On Medicaid, Follow Reagan's Lead
Health-care reform collapsed into a pile of rubble just before Congress began its August recess. Somewhere in the debris lies the idea of capping the federal government’s share of state Medicaid spending. Not too long ago — August 1981 — a similar proposal saved a lot of money. There is a lesson to be learned looking back to that time. President Reagan didn’t get a cap, but he did sign into law an across-the-board reduction in federal payments to states. When Congress moves forward with a budget process, that 1981 compromise could be a model for 2017.
Here’s what happened in 1981. The newly elected Republican president proposed a cap on Medicaid. Each state’s spending would be limited to the inflation rate. The Senate, controlled by Republicans for the first time in a generation, adopted the proposal. The House, still controlled by Democrats, did not. The House offered an alternative, an across-the-board reduction in the federal share for three years. The two bodies compromised on an across-the-board reduction, but a larger one than the House had proposed. The House prevailed on form; the Senate on the amount saved.

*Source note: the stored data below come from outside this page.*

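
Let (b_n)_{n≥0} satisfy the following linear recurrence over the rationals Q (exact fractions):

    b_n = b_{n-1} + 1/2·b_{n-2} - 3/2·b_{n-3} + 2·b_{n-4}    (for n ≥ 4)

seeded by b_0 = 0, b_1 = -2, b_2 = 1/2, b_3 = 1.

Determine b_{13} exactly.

1/4

b_4 = 1·1 + 1/2·1/2 + -3/2·-2 + 2·0 = 17/4
b_5 = 1·17/4 + 1/2·1 + -3/2·1/2 + 2·-2 = 0
b_6 = 1·0 + 1/2·17/4 + -3/2·1 + 2·1/2 = 13/8
b_7 = 1·13/8 + 1/2·0 + -3/2·17/4 + 2·1 = -11/4
b_8 = 1·-11/4 + 1/2·13/8 + -3/2·0 + 2·17/4 = 105/16
b_9 = 1·105/16 + 1/2·-11/4 + -3/2·13/8 + 2·0 = 11/4
b_10 = 1·11/4 + 1/2·105/16 + -3/2·-11/4 + 2·13/8 = 429/32
b_11 = 1·429/32 + 1/2·11/4 + -3/2·105/16 + 2·-11/4 = -9/16
b_12 = 1·-9/16 + 1/2·429/32 + -3/2·11/4 + 2·105/16 = 969/64
b_13 = 1·969/64 + 1/2·-9/16 + -3/2·429/32 + 2·11/4 = 1/4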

The fundamental difference between the two options stems from the rate of increase in medical costs. Health-care costs have grown faster than prices in general. As long as that pattern holds, a cap tied to inflation puts Medicaid on a different fiscal path than knocking off a few percentage points from the federal government share. Two lines with different slopes grow further and further apart.

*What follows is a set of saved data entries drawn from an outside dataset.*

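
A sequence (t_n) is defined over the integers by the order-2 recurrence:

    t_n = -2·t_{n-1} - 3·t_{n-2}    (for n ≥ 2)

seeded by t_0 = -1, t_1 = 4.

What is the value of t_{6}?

t_2 = -2·4 + -3·-1 = -5
t_3 = -2·-5 + -3·4 = -2
t_4 = -2·-2 + -3·-5 = 19
t_5 = -2·19 + -3·-2 = -32
t_6 = -2·-32 + -3·19 = 7

7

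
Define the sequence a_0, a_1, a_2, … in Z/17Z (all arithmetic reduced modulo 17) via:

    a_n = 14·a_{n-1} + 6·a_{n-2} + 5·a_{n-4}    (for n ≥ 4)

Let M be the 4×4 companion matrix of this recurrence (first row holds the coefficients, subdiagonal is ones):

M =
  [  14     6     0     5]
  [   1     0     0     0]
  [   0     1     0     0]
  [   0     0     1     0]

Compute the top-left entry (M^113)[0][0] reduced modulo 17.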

The choice between a cap and an across-the-board reduction involves three roles Medicaid plays. In the federal budget, Medicaid takes more general revenue than any other domestic program. In America’s fiscal federalism, the financial relationship between the federal government and the states, Medicaid dominates dollar flows from the federal to state government. In health policy, nothing does more than Medicaid to define health care for those with disabilities and those with lower incomes.
Each of these roles provides a way to see the comparison between a cap and an across-the-board reduction. Both can achieve the same amount of savings over some particular range of years. They are very different approaches to fiscal federalism. A cap ends Medicaid’s open-ended payments to states. It thus moves risk to states. States face balanced budget requirements that the federal government does not. States will do something if the risk turns real. And that leads to health-care policy, where states may decide to manage risk at the expense of health-care providers or Medicaid users.

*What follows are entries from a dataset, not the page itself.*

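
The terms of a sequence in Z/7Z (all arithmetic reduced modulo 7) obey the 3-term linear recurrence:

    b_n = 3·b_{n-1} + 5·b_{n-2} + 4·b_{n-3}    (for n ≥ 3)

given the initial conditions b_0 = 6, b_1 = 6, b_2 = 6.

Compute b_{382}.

b_3 = 3·6 + 5·6 + 4·6 = 2
b_4 = 3·2 + 5·6 + 4·6 = 4
b_5 = 3·4 + 5·2 + 4·6 = 4
b_6 = 3·4 + 5·4 + 4·2 = 5
b_7 = 3·5 + 5·4 + 4·4 = 2
b_8 = 3·2 + 5·5 + 4·4 = 5
b_9 = 3·5 + 5·2 + 4·5 = 3
b_10 = 3·3 + 5·5 + 4·2 = 0
b_11 = 3·0 + 5·3 + 4·5 = 0
b_12 = 3·0 + 5·0 + 4·3 = 5
b_13 = 3·5 + 5·0 + 4·0 = 1
b_14 = 3·1 + 5·5 + 4·0 = 0
b_15 = 3·0 + 5·1 + 4·5 = 4
b_16 = 3·4 + 5·0 + 4·1 = 2
b_17 = 3·2 + 5·4 + 4·0 = 5
b_18 = 3·5 + 5·2 + 4·4 = 6
b_19 = 3·6 + 5·5 + 4·2 = 2
b_20 = 3·2 + 5·6 + 4·5 = 0
b_21 = 3·0 + 5·2 + 4·6 = 6
b_22 = 3·6 + 5·0 + 4·2 = 5
b_23 = 3·5 + 5·6 + 4·0 = 3
b_24 = 3·3 + 5·5 + 4·6 = 2
b_25 = 3·2 + 5·3 + 4·5 = 6
b_26 = 3·6 + 5·2 + 4·3 = 5
b_27 = 3·5 + 5·6 + 4·2 = 4
b_28 = 3·4 + 5·5 + 4·6 = 5
b_29 = 3·5 + 5·4 + 4·5 = 6
b_30 = 3·6 + 5·5 + 4·4 = 3
b_31 = 3·3 + 5·6 + 4·5 = 3
b_32 = 3·3 + 5·3 + 4·6 = 6
b_33 = 3·6 + 5·3 + 4·3 = 3
b_34 = 3·3 + 5·6 + 4·3 = 2
b_35 = 3·2 + 5·3 + 4·6 = 3
b_36 = 3·3 + 5·2 + 4·3 = 3
b_37 = 3·3 + 5·3 + 4·2 = 4
b_38 = 3·4 + 5·3 + 4·3 = 4
b_39 = 3·4 + 5·4 + 4·3 = 2
b_40 = 3·2 + 5·4 + 4·4 = 0
b_41 = 3·0 + 5·2 + 4·4 = 5
b_42 = 3·5 + 5·0 + 4·2 = 2
b_43 = 3·2 + 5·5 + 4·0 = 3
b_44 = 3·3 + 5·2 + 4·5 = 4
b_45 = 3·4 + 5·3 + 4·2 = 0
b_46 = 3·0 + 5·4 + 4·3 = 4
b_47 = 3·4 + 5·0 + 4·4 = 0
b_48 = 3·0 + 5·4 + 4·0 = 6
b_49 = 3·6 + 5·0 + 4·4 = 6
b_50 = 3·6 + 5·6 + 4·0 = 6
(b_48, b_49, b_50) = (6, 6, 6) = (b_0, b_1, b_2), so the sequence has period 48.
382 ≡ 46 (mod 48), hence b_382 = b_46 = 4.

4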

The across-the-board reduction may be something that can be salvaged from the wreckage left before the recess. It refocuses the debate on one topic: How much should Medicaid contribute towards the total savings in a budget package?
The Congressional Budget Office (CBO) did not break out savings from the cap from other Medicaid changes in either its assessment of the House passed bill or the version that went to the Senate floor.
But it does provide enough detail about its Medicaid assumptions to come up with a ballpark estimate. The Senate considered a proposal to begin a cap in 2020. A cap that began then and went up by CBO’s inflation assumption would likely save $214 billion over 7 years. A 6.1 percent across-the-board reduction would save the same amount over that period.
An across-the-board reduction leaves for another day the question of how the federal government and the states should allocate the risk that medical costs will rise faster than inflation. It also deflates scenarios that can be described using ugly and frightening terms like “slash,” “ration,” and “harm seniors.” It is an approach that can help address a pressing question: How can the domestic program that uses the most general revenue be made into less of a budgetary challenge?
Hanns Kuttner is a senior fellow at Hudson Institute. He was on the health policy staff for President George H. W. Bush and worked at OMB in 1981.